Luke Evans stars as the infamous vampire in the new Blu-ray release, and this time the focus is on the years before the character became the internationally known blood sucker.
Vlad (Evans) is a prince who rules over a peaceful kingdom for years living with his loving family and devoted people. This peace has come at a price, and that price is silver – and lots of it. Said silver is given to the Turks and their violent king, Mehmed (Dominic Cooper).
As the film opens Mehmed requires one thousand boys to join his army from Vlad’s kingdom. Among those thousand boys, Mehmed demands, needs to be Vlad’s own son. Vlad has no army and has left his violent past behind, so he seeks alternate routes to protect his family and kingdom.
After finding a demon or vampire (or both) inside a cave, Vlad is given the chance to temporarily become a vampire to save his kingdom and fight off the Turks. The only catch is that if he gives into the thirst for human blood over the next three days, he’ll permanently be cursed as vampire.
The setup is interesting and uniquely turns Dracula into a sort of anti-hero. By giving motivations to Vlad that anyone can understand, the film could have been one of the most original Dracula takes yet.

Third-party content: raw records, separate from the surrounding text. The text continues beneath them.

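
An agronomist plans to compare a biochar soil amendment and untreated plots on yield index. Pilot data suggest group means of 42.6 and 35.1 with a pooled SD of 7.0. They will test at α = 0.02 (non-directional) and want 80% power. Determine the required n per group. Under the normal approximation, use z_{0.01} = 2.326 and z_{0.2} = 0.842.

n = 18 per group

Cohen's d = |M₁ − M₂| / SD_pooled = |42.6 − 35.1| / 7.0 = 7.5 / 7.0 = 1.071.
For two independent groups with equal n: n = 2·((z_{α/2} + z_β) / d)².
z_{α/2} + z_β = 2.326 + 0.842 = 3.168.
n = 2 × (3.168 / 1.071)² = 2 × 2.958² = 2 × 8.75 = 17.5.
Round up to the next whole participant.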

Unfortunately, “Dracula Untold” is a mixed bag. Evans makes for a great Dracula, and one can only hope he continues playing the character in future Universal pictures. This film, however, has an epic story to tell and it tries to rush it in just over 90 minutes. It’s always afraid to focus on the more interesting aspects of the story, like Vlad fighting his newfound thirst or hiding his vampiric personality from his frightened people.
What’s the Rush?
It’s strange the movie wants to hurry up when there is such a rich story to tell. With Evans’ central performance providing the character with the depth needed, the surrounding movie only sometimes lives up to his performance. Director Gary Shore clearly has an eye for style and setting. The first third of the film features a dozen moments you could freeze and hang up as artwork. Once the action starts, there are hints that Shore has a real voice. It’s one he only brings in small chunks.

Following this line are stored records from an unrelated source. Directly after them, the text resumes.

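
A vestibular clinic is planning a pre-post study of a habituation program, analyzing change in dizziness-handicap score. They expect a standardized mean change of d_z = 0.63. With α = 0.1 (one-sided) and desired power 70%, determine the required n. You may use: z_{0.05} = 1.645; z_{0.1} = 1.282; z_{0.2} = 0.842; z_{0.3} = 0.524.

n = 9 pairs

For a paired (one-sample on differences) test: n = ((z_{α} + z_β) / d)².
z_{α} + z_β = 1.282 + 0.524 = 1.806.
n = (1.806 / 0.63)² = 2.867² = 8.22.
Round up.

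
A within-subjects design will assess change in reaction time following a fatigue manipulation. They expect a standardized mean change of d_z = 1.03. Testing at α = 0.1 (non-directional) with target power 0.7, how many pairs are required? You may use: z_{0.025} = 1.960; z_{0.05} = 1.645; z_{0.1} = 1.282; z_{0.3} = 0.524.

n = 5 pairs

For a paired (one-sample on differences) test: n = ((z_{α/2} + z_β) / d)².
z_{α/2} + z_β = 1.645 + 0.524 = 2.169.
n = (2.169 / 1.03)² = 2.106² = 4.43.
Round up.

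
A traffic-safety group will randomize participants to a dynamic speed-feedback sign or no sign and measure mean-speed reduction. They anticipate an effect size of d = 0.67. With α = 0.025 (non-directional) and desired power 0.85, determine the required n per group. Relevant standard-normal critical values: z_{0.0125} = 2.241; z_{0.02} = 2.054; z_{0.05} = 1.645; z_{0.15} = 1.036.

For two independent groups with equal n: n = 2·((z_{α/2} + z_β) / d)².
z_{α/2} + z_β = 2.241 + 1.036 = 3.277.
n = 2 × (3.277 / 0.67)² = 2 × 4.891² = 2 × 23.92 = 47.8.
Round up to the next whole participant.

n = 48 per group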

There’s some nifty camera tricks, like the way he shoots Vlad fighting a thousand soldiers. Then there’s the unique visual of Vlad turning into a group of vampires and back throughout the movie as well as an impressive scene where he controls thousands of bats to take out an army of Turks.

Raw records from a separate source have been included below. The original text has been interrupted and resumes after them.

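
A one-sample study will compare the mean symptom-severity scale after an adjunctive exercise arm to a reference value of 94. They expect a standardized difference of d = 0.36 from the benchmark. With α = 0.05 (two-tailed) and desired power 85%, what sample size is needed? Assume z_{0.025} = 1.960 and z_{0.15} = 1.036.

For a one-sample test: n = ((z_{α/2} + z_β) / d)².
z_{α/2} + z_β = 1.960 + 1.036 = 2.996.
n = (2.996 / 0.36)² = 8.322² = 69.26.
Round up.

n = 70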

However, Shore also falls into some of the same clichés and shortcomings other young directors of today face. There are some action scenes involving Evans that we barely see because they are given the annoying quick cuts directors love today. Occasionally, we just want him to sit still in the way he does when in the more quiet and dramatic moments of the film.
The story’s second half takes place almost entirely at night, and the lighting is so dark and contrasted so poorly sometimes we don’t know what’s going on. Yet another stylistic choice young directors of today seem to love. The darker, the better!
It’s a movie with great moments and hints at what could be, but ultimately it can’t live up to its potential. Future installments may give Evans the movie he deserves, but this film isn’t it.
The Blu-ray edition is definitely worth owning for any fans of the film. It comes with a wealth of special features, which is becoming less popular today with VOD. There are a handful of features examining big visuals in the film as well as one giving Evans a chance to walk us through the character of Vlad/Dracula’s motivations during various scenes. There’s also an alternative opening and a collection of deleted scenes (which all should have probably been kept in the film). There’s also an audio commentary with the director.
DID YOU KNOW: The original title of Bram Stoker’s 1897 novel “Dracula” was “The Undead.”